Recognize the lyric from Kenny Rogers’s “The Gambler?” In it, Rogers sings about a gambler who shares a message about life with a fellow traveler. The gambler’s advice?

“You gotta know when to hold em, know when to fold em, know when to walk away, know when to run …”

Now, I have reached the point when I know it’s time for me to walk away.

In my last column, I discussed the disconnect we’ve all experienced as a result of technology. Technology use continues to grow exponentially, so we can’t expect to be more directly connected again anytime soon. However, the changes prompted by technology are but the tip of the iceberg. The mission-critical industry, as well as every other industrial segment, is also greatly affected by the economy coupled with the uncertainty of the current government administration.

As the torch passes from generation to generation, change is inevitable. But the past seemed more stable and offered more continuity. Today I believe we have truly reached a tipping point. The founders of this country built on simple beliefs, common sense tenets that we know are right. Our business founders have done the same, but both our country and our businesses have drifted incrementally away from the basic foundation on which they were built.

For example, what is your incentive to excel? In most large corporations, the business process has replaced customer service as the Holy Grail, credentials have replaced substance and experience in the leadership selection process, and mediocrity rules. While we can argue the causes of this decline over cocktails, the erosion of our principals and our government didn’t happen overnight. Decades of incremental change aimed at making us feel better, making it easier for Johnnie to play sports unencumbered by winning or losing, managing our businesses for the short term, and weighting our public education toward the bottom of the scale so that no child will feel bad about not making the grade have yielded a bumper crop of average performers who want to start their careers in the corner office.

Take the Occupy Wall Street gang. I have yet to hear one cogent thought from those interviewed. They all seem to feel they’ve been held down by the man but few can tell you exactly what their specific beef is let alone what could be logically and rationally done to solve it. Blame the bankers, the CEOs, the stockholders, the rich (yes I’m sure that will solve the problem). Of course they all agree that higher education should be free and their student loans should be forgiven. After all how could they have known they would have to pay them back when they signed on the dotted line?

In 2007, a good friend of mine, Brian Phelan, director of marketing at ASCO, suggested I write this column. Since then I’ve shared with you some of my thoughts, insights, and experience, I trust some of it has helped.

When I was in my early teens, I was a disc jockey at a local radio station (that’s when a disc jockey worked live on the air and was not simply someone who had purchased a sound system to play CDs at weddings). I had a mentor who told me that I had best keep my mouth shut as I had nothing to say, meaning I had no life experience. At this point I find it again best to be quiet as I’m no longer active in the mission-critical industry and therefore not current.

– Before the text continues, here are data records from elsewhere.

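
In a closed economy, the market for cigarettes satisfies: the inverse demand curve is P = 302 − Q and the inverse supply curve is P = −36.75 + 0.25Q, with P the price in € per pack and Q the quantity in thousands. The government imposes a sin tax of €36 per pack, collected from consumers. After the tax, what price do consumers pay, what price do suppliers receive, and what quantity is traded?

Consumers pay €59.8; suppliers receive €23.8; quantity = 242.2.

Inverting to Q(P) form: Qd = 302 − P; Qs = 4P + 147.
Before the tax: set 302 − P = 4P + 147 → P* = €31, Q* = 271.
With the tax collected from consumers, demand (in seller-price terms) shifts: Qd = 302 − (P + 36).
Solving gives Q = 242.2 with consumers paying €59.8 and suppliers receiving €23.8 (the €36 wedge).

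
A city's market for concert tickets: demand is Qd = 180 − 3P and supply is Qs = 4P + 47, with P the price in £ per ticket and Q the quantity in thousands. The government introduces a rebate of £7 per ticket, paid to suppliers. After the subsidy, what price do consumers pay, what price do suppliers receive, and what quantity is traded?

Before the subsidy: set 180 − 3P = 4P + 47 → P* = £19, Q* = 123.
With a per-unit subsidy paid to suppliers, each receives P + 7 per unit sold, so supply becomes Qs = 4(P + 7) + 47.
Solving gives Q = 135 with consumers paying £15 and suppliers receiving £22 (the £7 wedge).

Consumers pay £15; suppliers receive £22; quantity = 135.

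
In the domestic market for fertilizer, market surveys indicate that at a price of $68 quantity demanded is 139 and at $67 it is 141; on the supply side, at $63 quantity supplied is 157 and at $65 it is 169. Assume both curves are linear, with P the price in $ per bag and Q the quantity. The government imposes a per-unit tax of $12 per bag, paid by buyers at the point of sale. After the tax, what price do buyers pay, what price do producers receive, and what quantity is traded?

Demand slope: (141 − 139)/(67 − 68) = -2, so Qd = 275 − 2P.
Supply slope: (169 − 157)/(65 − 63) = 6, so Qs = 6P − 221.
Without the tax, 275 − 2P = 6P − 221 gives 8P = 496, so P* = $62 and Q* = 151.
With the tax collected from buyers, demand (in seller-price terms) shifts: Qd = 275 − 2(P + 12).
New equilibrium: buyers pay $71, producers receive $59, Q = 133. (Wedge: Pb − Ps = 12.)

Buyers pay $71; producers receive $59; quantity = 133.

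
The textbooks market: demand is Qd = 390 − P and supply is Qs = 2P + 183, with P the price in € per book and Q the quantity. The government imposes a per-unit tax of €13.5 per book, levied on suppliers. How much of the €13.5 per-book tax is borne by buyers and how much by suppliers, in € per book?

Before the tax: set 390 − P = 2P + 183 → P* = €69, Q* = 321.
With the tax collected from suppliers, supply shifts: Qs = 2(P − 13.5) + 183.
Solving gives Q = 312 with buyers paying €78 and suppliers receiving €64.5 (the €13.5 wedge).
Burden on buyers: €9; on suppliers: €4.5. (They sum to €13.5.)

Buyers bear €9 per book; suppliers bear €4.5 per book.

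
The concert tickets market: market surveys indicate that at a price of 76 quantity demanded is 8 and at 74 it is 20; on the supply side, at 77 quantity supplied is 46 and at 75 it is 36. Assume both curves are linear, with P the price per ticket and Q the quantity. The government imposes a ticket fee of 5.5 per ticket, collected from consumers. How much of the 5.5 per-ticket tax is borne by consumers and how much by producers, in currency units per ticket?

Demand slope: (20 − 8)/(74 − 76) = -6, so Qd = 464 − 6P.
Supply slope: (36 − 46)/(75 − 77) = 5, so Qs = 5P − 339.
Before the tax: set 464 − 6P = 5P − 339 → P* = 73, Q* = 26.
With the tax collected from consumers, demand (in seller-price terms) shifts: Qd = 464 − 6(P + 5.5).
Solving gives Q = 11 with consumers paying 75.5 and producers receiving 70 (the 5.5 wedge).
Burden on consumers: 2.5; on producers: 3. (They sum to 5.5.)

Consumers bear 2.5 per ticket; producers bear 3 per ticket.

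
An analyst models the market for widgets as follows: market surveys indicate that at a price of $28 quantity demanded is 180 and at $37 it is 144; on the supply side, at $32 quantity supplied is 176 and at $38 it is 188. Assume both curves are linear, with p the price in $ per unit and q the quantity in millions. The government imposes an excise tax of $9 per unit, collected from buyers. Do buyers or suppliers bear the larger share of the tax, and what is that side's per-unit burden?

Demand slope: (144 − 180)/(37 − 28) = -4, so qd = 292 − 4p.
Supply slope: (188 − 176)/(38 − 32) = 2, so qs = 2p + 112.
Without the tax, 292 − 4p = 2p + 112 gives 6p = 180, so p* = $30 and q* = 172.
With the tax collected from buyers, demand (in seller-price terms) shifts: qd = 292 − 4(p + 9).
New equilibrium: buyers pay $33, suppliers receive $24, q = 160. (Wedge: pb − ps = 9.)
Per-unit burden: buyers $3, suppliers $6.
Suppliers take the larger share because supply is less price-elastic here (demand slope 4 vs supply slope 2).
The less price-elastic side of the market bears the larger share of a per-unit tax.

Suppliers bear the larger share: $6 per unit.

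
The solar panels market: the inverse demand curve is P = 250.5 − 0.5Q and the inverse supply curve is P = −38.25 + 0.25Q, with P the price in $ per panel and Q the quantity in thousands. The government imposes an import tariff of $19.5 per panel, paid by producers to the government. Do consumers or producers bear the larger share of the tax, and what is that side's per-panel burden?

Inverting to Q(P) form: Qd = 501 − 2P; Qs = 4P + 153.
Without the tax, 501 − 2P = 4P + 153 gives 6P = 348, so P* = $58 and Q* = 385.
With the tax collected from producers, supply shifts: Qs = 4(P − 19.5) + 153.
New equilibrium: consumers pay $71, producers receive $51.5, Q = 359. (Wedge: Pb − Ps = 19.5.)
Per-panel burden: consumers $13, producers $6.5.
Consumers take the larger share because demand is less price-elastic here (demand slope 2 vs supply slope 4).
The less price-elastic side of the market bears the larger share of a per-unit tax.

Consumers bear the larger share: $13 per panel.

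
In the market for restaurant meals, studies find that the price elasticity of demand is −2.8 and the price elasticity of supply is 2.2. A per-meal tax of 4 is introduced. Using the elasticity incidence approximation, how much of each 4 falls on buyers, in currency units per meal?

Buyers bear ≈ 1.76 per meal.

Incidence ratio: buyers' share ≈ εs / (εs + |εd|) = 2.2 / (2.2 + 2.8) = 0.44.
So buyers bear ≈ 0.44 × 4 = 1.76; suppliers bear 2.24.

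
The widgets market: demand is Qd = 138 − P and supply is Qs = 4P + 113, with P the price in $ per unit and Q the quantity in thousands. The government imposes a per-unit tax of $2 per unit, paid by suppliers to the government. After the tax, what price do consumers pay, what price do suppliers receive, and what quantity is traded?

Before the tax: set 138 − P = 4P + 113 → P* = $5, Q* = 133.
With the tax collected from suppliers, supply shifts: Qs = 4(P − 2) + 113.
Solving gives Q = 131.4 with consumers paying $6.6 and suppliers receiving $4.6 (the $2 wedge).

Consumers pay $6.6; suppliers receive $4.6; quantity = 131.4.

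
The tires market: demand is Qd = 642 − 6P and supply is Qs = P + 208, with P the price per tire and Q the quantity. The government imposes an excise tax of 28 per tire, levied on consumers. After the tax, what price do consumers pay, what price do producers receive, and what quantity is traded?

Consumers pay 66; producers receive 38; quantity = 246.

Before the tax: set 642 − 6P = P + 208 → P* = 62, Q* = 270.
With the tax collected from consumers, demand (in seller-price terms) shifts: Qd = 642 − 6(P + 28).
New equilibrium: consumers pay 66, producers receive 38, Q = 246. (Wedge: Pb − Ps = 28.)
The less price-elastic side of the market bears the larger share of a per-unit tax.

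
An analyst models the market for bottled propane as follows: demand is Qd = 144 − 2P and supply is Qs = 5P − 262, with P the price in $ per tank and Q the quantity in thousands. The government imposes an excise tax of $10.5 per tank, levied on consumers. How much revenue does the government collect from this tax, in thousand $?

Before the tax: set 144 − 2P = 5P − 262 → P* = $58, Q* = 28.
With the tax collected from consumers, demand (in seller-price terms) shifts: Qd = 144 − 2(P + 10.5).
Solving gives Q = 13 with consumers paying $65.5 and sellers receiving $55 (the $10.5 wedge).
Revenue = t · Q = 10.5 · 13 = $136.5.

Tax revenue = $136.5 thousand.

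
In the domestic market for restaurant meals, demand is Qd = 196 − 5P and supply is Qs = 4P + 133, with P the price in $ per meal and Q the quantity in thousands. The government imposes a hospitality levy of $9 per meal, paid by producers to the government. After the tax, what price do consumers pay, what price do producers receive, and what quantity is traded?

Without the tax, 196 − 5P = 4P + 133 gives 9P = 63, so P* = $7 and Q* = 161.
With the tax collected from producers, supply shifts: Qs = 4(P − 9) + 133.
New equilibrium: consumers pay $11, producers receive $2, Q = 141. (Wedge: Pb − Ps = 9.)

Consumers pay $11; producers receive $2; quantity = 141.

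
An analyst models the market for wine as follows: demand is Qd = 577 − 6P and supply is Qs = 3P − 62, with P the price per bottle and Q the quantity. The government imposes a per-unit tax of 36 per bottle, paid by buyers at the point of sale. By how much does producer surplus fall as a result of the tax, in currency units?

Producer surplus falls by 2760.

Without the tax, 577 − 6P = 3P − 62 gives 9P = 639, so P* = 71 and Q* = 151.
With the tax collected from buyers, demand (in seller-price terms) shifts: Qd = 577 − 6(P + 36).
Solving gives Q = 79 with buyers paying 83 and suppliers receiving 47 (the 36 wedge).
ΔPS is the trapezoid between Q = 79 and Q = 151 of height 24: ½ · (151 + 79) · 24 = 2760.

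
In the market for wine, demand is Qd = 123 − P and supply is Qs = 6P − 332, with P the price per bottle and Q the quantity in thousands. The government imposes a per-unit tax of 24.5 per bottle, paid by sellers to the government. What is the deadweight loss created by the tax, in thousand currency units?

Deadweight loss = 257.25 thousand.

Before the tax: set 123 − P = 6P − 332 → P* = 65, Q* = 58.
With the tax collected from sellers, supply shifts: Qs = 6(P − 24.5) − 332.
New equilibrium: consumers pay 86, sellers receive 61.5, Q = 37. (Wedge: Pb − Ps = 24.5.)
Quantity falls by |ΔQ| = |58 − 37| = 21.
DWL = ½ · t · |ΔQ| = ½ · 24.5 · 21 = 257.25.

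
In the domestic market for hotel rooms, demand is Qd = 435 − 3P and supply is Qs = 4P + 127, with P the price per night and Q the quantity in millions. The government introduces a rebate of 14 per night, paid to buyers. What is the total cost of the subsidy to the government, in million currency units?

Before the subsidy: set 435 − 3P = 4P + 127 → P* = 44, Q* = 303.
With a per-unit subsidy paid to buyers, each effectively pays P − 14, so demand becomes Qd = 435 − 3(P − 14).
New equilibrium: buyers pay 36, sellers receive 50, Q = 327. (Wedge: Pb − Ps = −14.)
Outlay = t · Q = 14 · 327 = 4578.

Government outlay = 4578 million.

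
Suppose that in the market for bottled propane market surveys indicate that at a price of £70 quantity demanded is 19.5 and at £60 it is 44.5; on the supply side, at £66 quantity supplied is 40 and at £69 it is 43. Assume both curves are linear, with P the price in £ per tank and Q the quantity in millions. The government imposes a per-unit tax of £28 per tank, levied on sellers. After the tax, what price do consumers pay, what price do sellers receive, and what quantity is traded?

Demand slope: (44.5 − 19.5)/(60 − 70) = -2.5, so Qd = 194.5 − 2.5P.
Supply slope: (43 − 40)/(69 − 66) = 1, so Qs = P − 26.
Without the tax, 194.5 − 2.5P = P − 26 gives 3.5P = 220.5, so P* = £63 and Q* = 37.
With the tax collected from sellers, supply shifts: Qs = (P − 28) − 26.
New equilibrium: consumers pay £71, sellers receive £43, Q = 17. (Wedge: Pb − Ps = 28.)
The less price-elastic side of the market bears the larger share of a per-unit tax.

Consumers pay £71; sellers receive £43; quantity = 17.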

Sometimes I feel my career has been like my favorite scene from Mel Brooks’s Blazing Saddles. When the new sheriff (played by Cleavon Little) agrees to confront Mongo (Alex Karras), one of the townspeople screams the good news to the whole town, “The fool’s going to do it.” In the end, the sheriff did tame the ferocious Mongo and made a loyal friend doing so. That, in a nutshell, summarizes this fool’s career, and I learned a lot in the bargain.

The one person who deserves the greatest thanks is my wife, Jane, who was my rock and our family anchor as I traveled the country and the globe paying my dues and pursuing my career. I was also fortunate along the way to have some great mentors, opportunities, and experience at companies like KW Control Systems and ASCO, where I was fortunate to help build a world-class service organization.

For many years, I have also been fortunate to serve 7x24 Exchange International as company designate, charter president New York Metro Chapter, vendor representative to the national board of directors, and board member of the Empire State chapter. This organization gave me many opportunities to learn and to teach as well.

I also owe a debt of gratitude to so many others who have passed through my life and given me something along the way, I hope I have earned their trust and given something to others in return.

Well this may sound a bit like a eulogy but I can assure you I’m still very much alive. I have decided that the greatest service I can do at this point is to quit while I’m ahead and enjoy my retirement. I hope you will all have many blessings in your lives. Remember, too, when you get into a bind, to ask yourself WWDD (what would Doug do)? Then do the opposite.

So to all my readers, friends and others I bid you all a fond farewell. To quote Garrison Keillor, “be well, do good work, and stay in touch”.